Though the event is school sponsored, anyone who is civic-minded, earth conscious or looking to have fun while helping a good cause can join.
Supporting the event is beneficial to the entire community, not only those who appreciate the river.
“This is an opportunity for us to engage with our community in general,” Jacaruso said. “The river itself is not only a major ecosystem and a major resource in our county, but it is also a major source of tourism. We have a lot of people that come in to paddle the Tuckaseigee throughout the year, and making sure that that water is clean, making sure that it’s still a pristine place for people to come and recreate is really important, not only to our environment but to our economy.”
Keeping the river in Jackson County trash free is also a way to be a good neighbor.
Trash thrown or washed into Jackson County waterways impacts communities downstream as well, Jacaruso said.
Volunteers may either walk the banks of the Tuckaseigee River along the greenway picking up trash or join rafters on the river in the Tuckaseigee gorge from Dillsboro to Barkers Creek and a portion of Cullowhee picking up trash.
“As they’re paddling down the river, they have trash bags with them and they clean up trash as they go,” Jacaruso said. “Typically we clean up about 2,000 pounds of trash out of the river each year. With the different groups that are participating, we clean up about 20 miles of the river.”
Participants will board a bus after registration, be assigned to rafts and given life vests and garbage bags. Buses will take paddlers to Dillsboro to put in and begin sweeping the river.
Volunteers do not need to be experienced kayakers or canoeists.
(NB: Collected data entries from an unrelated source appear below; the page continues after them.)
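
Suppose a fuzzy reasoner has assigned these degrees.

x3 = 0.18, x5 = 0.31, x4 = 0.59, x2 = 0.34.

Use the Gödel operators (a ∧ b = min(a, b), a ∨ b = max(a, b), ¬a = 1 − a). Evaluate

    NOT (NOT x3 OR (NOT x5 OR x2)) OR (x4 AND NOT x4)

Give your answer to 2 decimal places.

0.41

NOT x3 = 1 − 0.18 = 0.82
NOT x5 = 1 − 0.31 = 0.69
NOT x5 OR x2 = max(a, b) on (0.69, 0.34) = 0.69
NOT x3 OR (NOT x5 OR x2) = max(a, b) on (0.82, 0.69) = 0.82
NOT (NOT x3 OR (NOT x5 OR x2)) = 1 − 0.82 = 0.18
NOT x4 = 1 − 0.59 = 0.41
x4 AND NOT x4 = min(a, b) on (0.59, 0.41) = 0.41
NOT (NOT x3 OR (NOT x5 OR x2)) OR (x4 AND NOT x4) = max(a, b) on (0.18, 0.41) = 0.41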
If you’ve never put a paddle into the water, you may still ride along with experienced paddlers to tidy up the county’s best-known waterway.
Trash bags will be collected and weighed at the takeout point in Barkers Creek.
Registration is in person at WCU in front of the University Center central plaza at 9 a.m. for rafters and 10 a.m. for walkers and ends at 11 a.m.
Jacaruso is expecting approximately 500 volunteers but will work to accommodate more if people show up.
The first 300 registrants will receive a free T-shirt, and all participants will be entered into a drawing to win prizes donated locally and regionally including rewards from a number of rafting and water recreation related businesses.
Jacaruso expressed thanks to the events many sponsors.